Epidural block- Epidural injections are recommended to provide pain relief and enable patients to progress with their rehabilitation. Epidural injections may be an effective nonsurgical option for common conditions such as lumbar disc herniation, degenerative disc disease, and lumbar spinal stenosis.
There are basically three types of epidural blocks
Caudal epidural injection: Caudal is the Latin word signifying the tail, or tail end of the spine. Thus, a caudal injection is the location where the epidural steroid is placed. The spinal needle is introduced through a portion of the sacrum. A small bony opening, called the sacral hiatus, is entered with the spinal needle under X-ray guidance. This technique is often preferred in patients who have had previous surgeries causing scar formation that would interfere with injection at other locations. It is also sometimes the preferred place of injection for patients with spinal stenosis. This is a relatively safe, easy procedure to perform and can provide significant anatomical coverage of the injected medications. It is not one of the more specific, localizable procedures.
- Transforaminal epidural injection: A transforaminal epidural steroid injection (selective nerve root block) is a procedure performed for both diagnostic and therapeutic purposes for neck/back pain and limb pain, numbness, tingling or weakness. In this procedure, a needle is directed under fluoroscopic (X-ray) guidance through the foramen or opening where the spinal nerve exits at the level where the disc and nerve injury has occurred. The medication – anaesthetic and steroid – is delivered specifically between the disc and nerve interface and along the course of the nerve which is causing the majority of the symptoms.
- Interlaminar (translaminar) injection: An interlaminar epidural steroid injection is an approach in which a needle is advanced to a site specific to the injury. The level of injury is viewed under fluoroscopy, and the needle is advanced between two vertebrae to a depth that puts it in the epidural space. The epidural space is a space overlying the spinal cord. As the needle advances, it goes past the bony shelves of the back portion of the vertebrae and stops before entering the spinal cord or spinal space. The injected material is placed over this region to then bathe the areas of interest
Radiofrequency neurotomy (also called radiofrequency ablation or lesioning) is a minimally invasive procedure that can provide lasting relief to those suffering from facet joint pain. In fact, multiple clinical studies show that radiofrequency neurotomy significantly reduces pain severity and frequency for 1 to 2 years in the majority of patients.

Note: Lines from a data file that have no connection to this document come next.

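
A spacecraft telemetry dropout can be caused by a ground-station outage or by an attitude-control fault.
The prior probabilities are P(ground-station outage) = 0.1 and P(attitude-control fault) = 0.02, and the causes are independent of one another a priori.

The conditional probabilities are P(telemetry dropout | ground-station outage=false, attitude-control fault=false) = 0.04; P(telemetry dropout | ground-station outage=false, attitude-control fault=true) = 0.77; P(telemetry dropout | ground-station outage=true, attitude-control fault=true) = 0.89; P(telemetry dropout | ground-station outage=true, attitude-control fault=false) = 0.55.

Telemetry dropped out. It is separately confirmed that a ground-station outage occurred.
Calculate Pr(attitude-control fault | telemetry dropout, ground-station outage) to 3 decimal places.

Pr(attitude-control fault | telemetry dropout, ground-station outage) ≈ 0.032

P(telemetry dropout | ground-station outage) = 0.55·0.98 + 0.89·0.02 = 0.539000 + 0.017800 = 0.556800
Of this, 0.017800 comes from 0.89·0.02 (the attitude-control fault=true cases).
So P(attitude-control fault | telemetry dropout, ground-station outage) = 0.017800/0.556800 ≈ 0.032.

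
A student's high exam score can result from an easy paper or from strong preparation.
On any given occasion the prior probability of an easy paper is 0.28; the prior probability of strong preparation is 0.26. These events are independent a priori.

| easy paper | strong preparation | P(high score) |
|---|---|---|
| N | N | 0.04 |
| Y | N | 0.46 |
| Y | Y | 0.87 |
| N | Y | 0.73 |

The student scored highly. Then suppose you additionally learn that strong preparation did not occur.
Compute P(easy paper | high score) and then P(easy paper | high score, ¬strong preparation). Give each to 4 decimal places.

Enumerate the 4 (easy paper, strong preparation) configurations and weight by the priors:
  P(high score) = 0.04×0.72×0.74 + 0.73×0.72×0.26 + 0.46×0.28×0.74 + 0.87×0.28×0.26
        = 0.021312 + 0.136656 + 0.095312 + 0.063336 = 0.316616
The terms with easy paper present sum to 0.158648, so
  P(easy paper | high score) = 0.158648 / 0.316616 ≈ 0.5011

With the extra evidence:
For the numerator, keep only easy paper=true terms: 0.46×0.28 = 0.128800
Denominator P(high score | ¬strong preparation): 0.04×0.72 + 0.46×0.28 = 0.157600
P(easy paper | high score, ¬strong preparation) = 0.128800/0.157600 ≈ 0.8173

P(easy paper | high score) ≈ 0.5011; P(easy paper | high score, ¬strong preparation) ≈ 0.8173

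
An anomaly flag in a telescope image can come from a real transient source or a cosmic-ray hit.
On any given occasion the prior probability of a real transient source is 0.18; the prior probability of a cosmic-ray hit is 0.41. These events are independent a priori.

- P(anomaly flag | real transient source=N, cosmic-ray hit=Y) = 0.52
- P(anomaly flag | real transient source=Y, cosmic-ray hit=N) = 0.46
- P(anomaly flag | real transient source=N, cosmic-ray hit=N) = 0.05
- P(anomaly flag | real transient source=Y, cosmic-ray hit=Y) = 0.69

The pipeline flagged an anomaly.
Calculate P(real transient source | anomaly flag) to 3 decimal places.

P(real transient source | anomaly flag) ≈ 0.334

P(anomaly flag) = 0.05*0.82*0.59 + 0.52*0.82*0.41 + 0.46*0.18*0.59 + 0.69*0.18*0.41 = 0.024190 + 0.174824 + 0.048852 + 0.050922 = 0.298788
Of this, 0.099774 comes from 0.048852 + 0.050922 (the real transient source=true cases).
P(real transient source | anomaly flag) = 0.099774 / 0.298788 ≈ 0.334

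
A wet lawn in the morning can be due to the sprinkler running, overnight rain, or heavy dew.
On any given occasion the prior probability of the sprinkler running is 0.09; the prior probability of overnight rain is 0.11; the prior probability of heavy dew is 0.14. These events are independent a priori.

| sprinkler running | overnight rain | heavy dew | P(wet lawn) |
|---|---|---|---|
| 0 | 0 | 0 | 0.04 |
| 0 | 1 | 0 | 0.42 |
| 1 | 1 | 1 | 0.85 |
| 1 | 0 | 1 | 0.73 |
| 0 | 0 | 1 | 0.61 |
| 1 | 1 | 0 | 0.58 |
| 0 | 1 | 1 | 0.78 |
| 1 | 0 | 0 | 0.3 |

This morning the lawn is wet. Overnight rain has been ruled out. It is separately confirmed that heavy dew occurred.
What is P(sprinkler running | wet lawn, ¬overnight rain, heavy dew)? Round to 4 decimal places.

P(wet lawn | ¬overnight rain, heavy dew) = 0.61×0.91 + 0.73×0.09 = 0.555100 + 0.065700 = 0.620800
Restricting to configurations with sprinkler running present: 0.73×0.09 = 0.065700.
So P(sprinkler running | wet lawn, ¬overnight rain, heavy dew) = 0.065700/0.620800 ≈ 0.1058.

P(sprinkler running | wet lawn, ¬overnight rain, heavy dew) ≈ 0.1058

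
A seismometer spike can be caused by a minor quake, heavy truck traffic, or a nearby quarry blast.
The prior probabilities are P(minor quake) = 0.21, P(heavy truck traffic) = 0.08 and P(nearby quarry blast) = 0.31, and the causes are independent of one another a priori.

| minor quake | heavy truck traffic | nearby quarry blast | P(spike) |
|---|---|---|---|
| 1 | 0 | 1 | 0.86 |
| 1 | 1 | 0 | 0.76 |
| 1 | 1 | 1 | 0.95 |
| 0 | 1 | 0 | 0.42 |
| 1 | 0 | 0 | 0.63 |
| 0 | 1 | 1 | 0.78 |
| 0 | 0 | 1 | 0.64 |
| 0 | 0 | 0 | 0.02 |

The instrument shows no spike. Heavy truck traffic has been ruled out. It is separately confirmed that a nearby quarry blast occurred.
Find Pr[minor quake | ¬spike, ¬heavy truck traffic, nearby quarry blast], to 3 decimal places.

P(¬spike | ¬heavy truck traffic, nearby quarry blast) = 0.36×0.79 + 0.14×0.21 = 0.284400 + 0.029400 = 0.313800
Restricting to configurations with minor quake present: 0.14×0.21 = 0.029400.
So P(minor quake | ¬spike, ¬heavy truck traffic, nearby quarry blast) = 0.029400/0.313800 ≈ 0.094.

Pr[minor quake | ¬spike, ¬heavy truck traffic, nearby quarry blast] ≈ 0.094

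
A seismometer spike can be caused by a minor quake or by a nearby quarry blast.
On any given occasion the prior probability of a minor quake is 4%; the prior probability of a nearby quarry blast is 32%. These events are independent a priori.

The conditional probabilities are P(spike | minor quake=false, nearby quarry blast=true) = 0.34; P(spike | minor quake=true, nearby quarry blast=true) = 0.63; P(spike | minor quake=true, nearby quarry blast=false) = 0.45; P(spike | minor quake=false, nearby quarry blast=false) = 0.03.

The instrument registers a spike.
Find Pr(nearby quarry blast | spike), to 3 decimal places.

P(spike) = 0.03*0.96*0.68 + 0.34*0.96*0.32 + 0.45*0.04*0.68 + 0.63*0.04*0.32 = 0.019584 + 0.104448 + 0.012240 + 0.008064 = 0.144336
The nearby quarry blast-present share is 0.104448 + 0.008064 = 0.112512.
So P(nearby quarry blast | spike) = 0.112512/0.144336 ≈ 0.780.

Pr(nearby quarry blast | spike) ≈ 0.780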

Radiofrequency neurotomy involves applying heat to certain nerve pathways to "shut off" the transmission of pain signals to the brain. It is performed on an outpatient basis and requires only local anaesthetic and mild sedation, alleviating the possible complications of open surgery and general anaesthesia. It has a high success rate [ low complication rate.
- Benefits of radiofrequency ablation include: Pain relief for up to 2 years
Significant and longer lasting pain relief compared to steroid injections
Low complication and morbidity rates
Appreciable pain relief compared to surgery: Nearly half of back pain sufferers are not helped by surgery
Greater range of motion
Lower use of analgesics
Improved quality of life
Short recovery time
PROCEDURE-Radiofrequency neurotomy is performed in an awake patient under local anaesthesia.. Using x-ray guidance, a needle and electrode is inserted at the designated site. Once the correct placement is confirmed after sensory and motor stimulation, a high-frequency electrical current is passed through the electrode, heating up and lesioning the sensory nerve. Once the procedure is complete, the needle and electrode are removed.
OZONE NUCLEOLYSIS-Ozone nucleolysis or ozone discectomy is a non-operative intervention for slipped disc / disc prolapse & discogenic pain.
It is done usually under local anaesthesia. The patient is put in prone position i.e. lies on his stomach. A needle is introduced into the diseased disc under fluoroscopic guidance after local anaesthesia has been given. The position of needle tip may be confirmed by injecting some small amount of radio-opaque dye. Then some 7-8 cc of oxygen-ozone mixture (at a concentration of 29 microgram/ml.) is injected into the disc. Ozone at this concentration is not all harmful for the surrounded tissue. So if ozone spreads to the surrounded tissues including spinal cord causes no harm. . For injection it is always freshly prepared on site (from an ozone generator) for immediate administration. . While needle with the syringe is taken out some amount of oxygen-ozone mixture is also injected into the paraspinal muscle and para-radicular soft tissue to reduce nerve root inflammation and increased oxygenation of the para-spinal muscles. Some 15 to 30 minutes is required to perform the total procedure depending on the experience of the interventionist.